Native American Trail Marker Trees

This Trail Marker Tree, found in Sussex County, New Jersey, was likely used by Lenape Indians to guide people to an important location.

How do you find your way from place to place? You might use landmarks. For example, you might know that you can get to your friend’s house by walking three blocks from a park and turning left. Long before Europeans came to America, Native Americans used landmarks to find their way from place to place. In some cases, they made their own landmarks. In some cases, they grew their own landmarks!

Trail Marker trees were created by Native Americans to point out the direction of a special or important place of interest and help guide them to the direction of travel. These places include a water source, a burial site, and a trail crossing point, for example.
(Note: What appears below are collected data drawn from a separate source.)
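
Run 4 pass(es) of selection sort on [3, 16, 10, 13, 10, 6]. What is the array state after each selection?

Pass 1: Select minimum 3 at index 0, swap -> [3, 16, 10, 13, 10, 6]
Pass 2: Select minimum 6 at index 5, swap -> [3, 6, 10, 13, 10, 16]
Pass 3: Select minimum 10 at index 2, swap -> [3, 6, 10, 13, 10, 16]
Pass 4: Select minimum 10 at index 4, swap -> [3, 6, 10, 10, 13, 16]


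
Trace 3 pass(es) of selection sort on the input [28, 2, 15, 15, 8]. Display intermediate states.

Pass 1: Select minimum 2 at index 1, swap -> [2, 28, 15, 15, 8]
Pass 2: Select minimum 8 at index 4, swap -> [2, 8, 15, 15, 28]
Pass 3: Select minimum 15 at index 2, swap -> [2, 8, 15, 15, 28]


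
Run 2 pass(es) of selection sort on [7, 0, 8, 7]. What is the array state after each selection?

Pass 1: Select minimum 0 at index 1, swap -> [0, 7, 8, 7]
Pass 2: Select minimum 7 at index 1, swap -> [0, 7, 8, 7]


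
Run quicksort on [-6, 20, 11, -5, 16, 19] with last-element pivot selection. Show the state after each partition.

Partition 1: pivot=19 at index 4 -> [-6, 11, -5, 16, 19, 20]
Partition 2: pivot=16 at index 3 -> [-6, 11, -5, 16, 19, 20]
Partition 3: pivot=-5 at index 1 -> [-6, -5, 11, 16, 19, 20]


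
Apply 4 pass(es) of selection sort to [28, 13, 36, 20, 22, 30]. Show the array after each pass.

Pass 1: Select minimum 13 at index 1, swap -> [13, 28, 36, 20, 22, 30]
Pass 2: Select minimum 20 at index 3, swap -> [13, 20, 36, 28, 22, 30]
Pass 3: Select minimum 22 at index 4, swap -> [13, 20, 22, 28, 36, 30]
Pass 4: Select minimum 28 at index 3, swap -> [13, 20, 22, 28, 36, 30]


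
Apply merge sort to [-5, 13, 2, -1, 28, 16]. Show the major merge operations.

Divide and conquer:
  Merge [13] + [2] -> [2, 13]
  Merge [-5] + [2, 13] -> [-5, 2, 13]
  Merge [28] + [16] -> [16, 28]
  Merge [-1] + [16, 28] -> [-1, 16, 28]
  Merge [-5, 2, 13] + [-1, 16, 28] -> [-5, -1, 2, 13, 16, 28]


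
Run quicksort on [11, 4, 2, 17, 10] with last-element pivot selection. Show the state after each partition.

Partition 1: pivot=10 at index 2 -> [4, 2, 10, 17, 11]
Partition 2: pivot=2 at index 0 -> [2, 4, 10, 17, 11]
Partition 3: pivot=11 at index 3 -> [2, 4, 10, 11, 17]


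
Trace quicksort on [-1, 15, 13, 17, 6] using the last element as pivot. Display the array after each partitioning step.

Partition 1: pivot=6 at index 1 -> [-1, 6, 13, 17, 15]
Partition 2: pivot=15 at index 3 -> [-1, 6, 13, 15, 17]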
Native Americans would take a sapling, bend it over horizontally and then tie it to the ground pointing in the direction of the place they want to identify. They would then bend the sapling vertically by tying it to a nearby tree. The tree would then grow in that shape. The nose of the tree, the part of the tree just below the vertical bend, points to the direction of interest.
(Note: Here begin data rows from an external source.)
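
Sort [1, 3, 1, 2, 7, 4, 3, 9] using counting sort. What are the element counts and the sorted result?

Count array: [0, 2, 1, 2, 1, 0, 0, 1, 0, 1]
(count[i] = number of elements equal to i)
Cumulative count: [0, 2, 3, 5, 6, 6, 6, 7, 7, 8]
Sorted: [1, 1, 2, 3, 3, 4, 7, 9]


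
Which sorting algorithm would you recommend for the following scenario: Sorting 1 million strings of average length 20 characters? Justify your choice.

Best choice: MSD radix sort or Mergesort
Reason: MSD radix sort is a non-comparison sort that buckets the strings by successive character positions, running in time proportional to the total number of characters examined rather than O(n log n) string comparisons; mergesort is a stable O(n log n)-comparison alternative that works for arbitrary variable-length keys


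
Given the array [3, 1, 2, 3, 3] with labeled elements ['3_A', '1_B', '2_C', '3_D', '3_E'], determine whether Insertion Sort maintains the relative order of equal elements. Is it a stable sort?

Trace Insertion Sort on the labeled array (the key is the number; the letter only tracks identity):
  Insert 1_B at index 0: [1_B, 3_A, 2_C, 3_D, 3_E]
  Insert 2_C at index 1: [1_B, 2_C, 3_A, 3_D, 3_E]
  Insert 3_D at index 3: [1_B, 2_C, 3_A, 3_D, 3_E]
  Insert 3_E at index 4: [1_B, 2_C, 3_A, 3_D, 3_E]
Final order: [1_B, 2_C, 3_A, 3_D, 3_E]
Equal keys:
  value 3: originally 3_A, 3_D, 3_E; after sorting 3_A, 3_D, 3_E -> order preserved
All equal keys kept their original relative order. Insertion Sort is stable: elements are shifted only while they are strictly greater than the key, so a key is inserted after any equal elements already placed.
Answer: Stable


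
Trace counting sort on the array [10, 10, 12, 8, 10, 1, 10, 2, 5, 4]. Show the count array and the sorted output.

Count array: [0, 1, 1, 0, 1, 1, 0, 0, 1, 0, 4, 0, 1]
(count[i] = number of elements equal to i)
Cumulative count: [0, 1, 2, 2, 3, 4, 4, 4, 5, 5, 9, 9, 10]
Sorted: [1, 2, 4, 5, 8, 10, 10, 10, 10, 12]


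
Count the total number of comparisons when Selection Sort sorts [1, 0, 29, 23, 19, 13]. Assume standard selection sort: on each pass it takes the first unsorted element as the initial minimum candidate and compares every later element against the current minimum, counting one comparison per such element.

Pass 1: scan indices 1..5 for the minimum = 5 comparison(s); min is 0, place at index 0 -> [0, 1, 29, 23, 19, 13]
Pass 2: scan indices 2..5 for the minimum = 4 comparison(s); min is 1, place at index 1 -> [0, 1, 29, 23, 19, 13]
Pass 3: scan indices 3..5 for the minimum = 3 comparison(s); min is 13, place at index 2 -> [0, 1, 13, 23, 19, 29]
Pass 4: scan indices 4..5 for the minimum = 2 comparison(s); min is 19, place at index 3 -> [0, 1, 13, 19, 23, 29]
Pass 5: scan indices 5..5 for the minimum = 1 comparison(s); min is 23, place at index 4 -> [0, 1, 13, 19, 23, 29]
Selection sort always scans the whole unsorted suffix, so the count is (n-1) + (n-2) + ... + 1 = n(n-1)/2 = 6*5/2 = 15 regardless of the input order.
Total comparisons: 5 + 4 + 3 + 2 + 1 = 15


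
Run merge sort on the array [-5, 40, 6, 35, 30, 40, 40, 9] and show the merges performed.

Divide and conquer:
  Merge [-5] + [40] -> [-5, 40]
  Merge [6] + [35] -> [6, 35]
  Merge [-5, 40] + [6, 35] -> [-5, 6, 35, 40]
  Merge [30] + [40] -> [30, 40]
  Merge [40] + [9] -> [9, 40]
  Merge [30, 40] + [9, 40] -> [9, 30, 40, 40]
  Merge [-5, 6, 35, 40] + [9, 30, 40, 40] -> [-5, 6, 9, 30, 35, 40, 40, 40]


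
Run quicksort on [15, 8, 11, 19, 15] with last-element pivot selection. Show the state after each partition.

Partition 1: pivot=15 at index 3 -> [15, 8, 11, 15, 19]
Partition 2: pivot=11 at index 1 -> [8, 11, 15, 15, 19]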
The tree in the picture above is located in Sussex County, New Jersey. It was most likely created by the Lenape Indians to point to a location where healing ceremonies took place. Researchers believe this is a Ceremony Tree because it is a far distance from known Lenape villages. Native Americans would identify land considered to have spiritual or healing properties, often a far distance from their village, and this tree would serve as a guide to that land.
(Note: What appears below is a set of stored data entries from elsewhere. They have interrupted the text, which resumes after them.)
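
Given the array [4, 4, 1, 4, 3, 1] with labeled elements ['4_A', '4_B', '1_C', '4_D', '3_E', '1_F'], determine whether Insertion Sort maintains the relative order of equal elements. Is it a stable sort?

Trace Insertion Sort on the labeled array (the key is the number; the letter only tracks identity):
  Insert 4_B at index 1: [4_A, 4_B, 1_C, 4_D, 3_E, 1_F]
  Insert 1_C at index 0: [1_C, 4_A, 4_B, 4_D, 3_E, 1_F]
  Insert 4_D at index 3: [1_C, 4_A, 4_B, 4_D, 3_E, 1_F]
  Insert 3_E at index 1: [1_C, 3_E, 4_A, 4_B, 4_D, 1_F]
  Insert 1_F at index 1: [1_C, 1_F, 3_E, 4_A, 4_B, 4_D]
Final order: [1_C, 1_F, 3_E, 4_A, 4_B, 4_D]
Equal keys:
  value 1: originally 1_C, 1_F; after sorting 1_C, 1_F -> order preserved
  value 4: originally 4_A, 4_B, 4_D; after sorting 4_A, 4_B, 4_D -> order preserved
All equal keys kept their original relative order. Insertion Sort is stable: elements are shifted only while they are strictly greater than the key, so a key is inserted after any equal elements already placed.
Answer: Stable


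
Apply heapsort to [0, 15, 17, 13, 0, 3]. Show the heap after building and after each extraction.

Build heap: [17, 15, 3, 13, 0, 0]
Extract 17: [15, 13, 3, 0, 0, 17]
Extract 15: [13, 0, 3, 0, 15, 17]
Extract 13: [3, 0, 0, 13, 15, 17]
Extract 3: [0, 0, 3, 13, 15, 17]
Extract 0: [0, 0, 3, 13, 15, 17]


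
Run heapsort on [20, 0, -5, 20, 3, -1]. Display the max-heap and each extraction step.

Build heap: [20, 20, -1, 0, 3, -5]
Extract 20: [20, 3, -1, 0, -5, 20]
Extract 20: [3, 0, -1, -5, 20, 20]
Extract 3: [0, -5, -1, 3, 20, 20]
Extract 0: [-1, -5, 0, 3, 20, 20]
Extract -1: [-5, -1, 0, 3, 20, 20]


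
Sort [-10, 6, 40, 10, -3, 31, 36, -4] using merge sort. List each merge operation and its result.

Divide and conquer:
  Merge [-10] + [6] -> [-10, 6]
  Merge [40] + [10] -> [10, 40]
  Merge [-10, 6] + [10, 40] -> [-10, 6, 10, 40]
  Merge [-3] + [31] -> [-3, 31]
  Merge [36] + [-4] -> [-4, 36]
  Merge [-3, 31] + [-4, 36] -> [-4, -3, 31, 36]
  Merge [-10, 6, 10, 40] + [-4, -3, 31, 36] -> [-10, -4, -3, 6, 10, 31, 36, 40]


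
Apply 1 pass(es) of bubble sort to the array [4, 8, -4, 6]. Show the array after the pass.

After pass 1: [4, -4, 6, 8] (2 swaps)
Total swaps: 2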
This tree was rediscovered in 2007 and in 2009 the pictures and location were analyzed by the President of the Delaware Nation, who confirmed that the tree is indeed a Trail Marker tree and was identified as the first Trail Marker tree cataloged in New Jersey. The tree is estimated to be between 300 and 400 years old. Since that time, 10 additional trees have been discovered in New Jersey.

What Do You Think? What do trail marker trees tell you about Native American’s relationship to the environment?